The most overrated films of all-time


Will Sills, Staff Reporter

Since the creation of cinema itself, people have debated over what are the greatest films ever made. While mostly everyone will disagree on what is the unquestionably greatest film of all time, many can narrow it down and agree upon what some of the best films are. These five films have become immortal in cinema through their praise and hype, however I feel differently. In fact, these five films are what I consider to be the most overrated films of all time.

  1. “No Country for Old Men” (2007)

Love them or hate them, the Coen Brothers have made some of the most recognized films of the past three decades including “Fargo” and “The Big Lebowski.” “No Country for Old Men” was the film that finally won the duo Best Director and Best Picture at the Academy Awards. The film is good, but it’s certainly not that good. Not only was the film overly long, but it was also horribly paced. I felt as if I could beat an entire video game and the film would still be going on. Sure, Javier Bardem was good as Anton Chigurh, but Best Supporting Actor of 2007? Not by a long shot. Whenever Tommy Lee Jones and Woody Harrelson were on screen, it felt as if they were completely sleepwalking through their scenes. “Ratatouille,” “The Simpsons Movie,” “3:10 to Yuma,” “Gone Baby Gone,” and “American Gangster” were all better films than “No Country,” yet for some reason, the Academy seemed to think it was better than all of them. Then again, the Academy also thought that “Shakespeare in Love” was better than “Saving Private Ryan.”

  1. “Gravity” (2013)

Everybody who says this film is great always glow about the music, visuals, sound effects, and cinematography. The sad thing is they are right; “Gravity” is beautiful in every way, shape, and form. These, however, don’t make great movies. The story is beyond generic, simple, and cliche. The acting is wooden, and the script is mediocre at best. Just by watching the trailer, I was able to predict how the movie would end. The worst, however, was the God awful pacing. Never before have I seen an hour and a half film seem more like three. I honestly thought that “The Lord of the Rings” seemed shorter. It seems like “Gravity” could have used a little more gravity.

  1. “Boyhood” (2014)

In reality, “Boyhood” just should have been called “Director Richard Linklater’s 12 Year Oscar Project.” This is a film that is called revolutionary even though it really isn’t. “Harry Potter” was a franchise that heavily relied on children to lead the series.
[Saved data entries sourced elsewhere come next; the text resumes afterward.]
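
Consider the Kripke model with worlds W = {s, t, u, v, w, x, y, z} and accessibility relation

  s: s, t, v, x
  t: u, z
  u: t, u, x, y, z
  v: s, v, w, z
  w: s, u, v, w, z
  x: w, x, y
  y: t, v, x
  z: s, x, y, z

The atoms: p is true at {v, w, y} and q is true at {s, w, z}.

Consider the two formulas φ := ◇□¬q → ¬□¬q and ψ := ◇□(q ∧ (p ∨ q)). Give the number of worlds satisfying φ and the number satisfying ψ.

For ◇□¬q → ¬□¬q:
s: ◇□¬q is F, ¬□¬q is T. ✓
t: ◇□¬q is F, ¬□¬q is T. ✓
u: ◇□¬q is T, ¬□¬q is T. ✓
v: ◇□¬q is F, ¬□¬q is T. ✓
w: ◇□¬q is F, ¬□¬q is T. ✓
x: ◇□¬q is T, ¬□¬q is T. ✓
y: ◇□¬q is F, ¬□¬q is F. ✓
z: ◇□¬q is T, ¬□¬q is T. ✓
— 8 worlds.
For ◇□(q ∧ (p ∨ q)):
s: successors {s, t, v, x}; □(q ∧ (p ∨ q)) there: s:F, t:F, v:F, x:F. ✗
t: successors {u, z}; □(q ∧ (p ∨ q)) there: u:F, z:F. ✗
u: successors {t, u, x, y, z}; □(q ∧ (p ∨ q)) there: t:F, u:F, x:F, y:F, z:F. ✗
v: successors {s, v, w, z}; □(q ∧ (p ∨ q)) there: s:F, v:F, w:F, z:F. ✗
w: successors {s, u, v, w, z}; □(q ∧ (p ∨ q)) there: s:F, u:F, v:F, w:F, z:F. ✗
x: successors {w, x, y}; □(q ∧ (p ∨ q)) there: w:F, x:F, y:F. ✗
y: successors {t, v, x}; □(q ∧ (p ∨ q)) there: t:F, v:F, x:F. ✗
z: successors {s, x, y, z}; □(q ∧ (p ∨ q)) there: s:F, x:F, y:F, z:F. ✗
— 0 worlds.

8 and 0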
For seven films. “Well, 12 years shooting a film is quite impressive.” No, no it really isn’t. All that means is that once a year the crew had to shoot for only a couple of weeks. Getting rid of the overblown, ridiculous gimmicks, the film is a preachy, annoying mess about unlikable characters and life itself. “But it’s SOOOO realistic!” Yeah, and so was “The Story of Us.” Anyone who has actually seen that movie would know that realistic doesn’t equal good. In fact, in both of these movie’s cases, it just equals boring. Thank God “Birdman” won Best Picture and not this.

  1. “Titanic” (1997)

It really makes me sick to think this won Best Picture over both “Good Will Hunting” and “L.A. Confidential.” “Titanic” is definitely a good movie, but by no means should it win Best Picture for any year, let alone be considered one of the greatest movies of all time. It’s bloated with over the top dialogue and performances. Billy Zane’s villain is the stereotypical over the top british villain, meanwhile Rose finds the “bad boy” with “a heart of gold.” Not to mention, they “fall in love” after knowing each other for less than two days. Worst of all, it gave birth to the song “My Heart Will Go On.” All I know is this: my anger towards this song will go on.

  1. “Vertigo” (1958)

I love Alfred Hitchcock. From “Psycho” to “Rope” to “Dial M for Murder,” this man truly is the master of suspense. Somehow, though, out of all his films, this is the one everybody dubs his best film. Recently, it once again made headlines when it overthrew “Citizen Kane” as the greatest movie of all time, according to British magazine “Sight and Sound.” I just don’t understand. The film has aged poorly, especially considering how well most of Hitchcock’s films have aged. Nothing about the film is great to be honest. The acting is nothing special, even though it has Jimmy Stewart, one of the greatest actors of all time. As your average film, this is easily the best on this list. To be honest, the film is quite good. Greatest film of all time? No, not at all. In fact, it’s not even Hitchcock’s best film; that title goes to “Psycho,” in my opinion.

All in all, these are all quality films, at least to an extent. Somehow, however, they are credited as being great, which is frustrating to me. Other than for “Vertigo,” I could name five better films than the ones above listed in their own years. While these films are cherished and beloved, many other better films are buried and forgotten. All I have left to say is this: “Citizen Kane,” be lucky I haven’t seen you.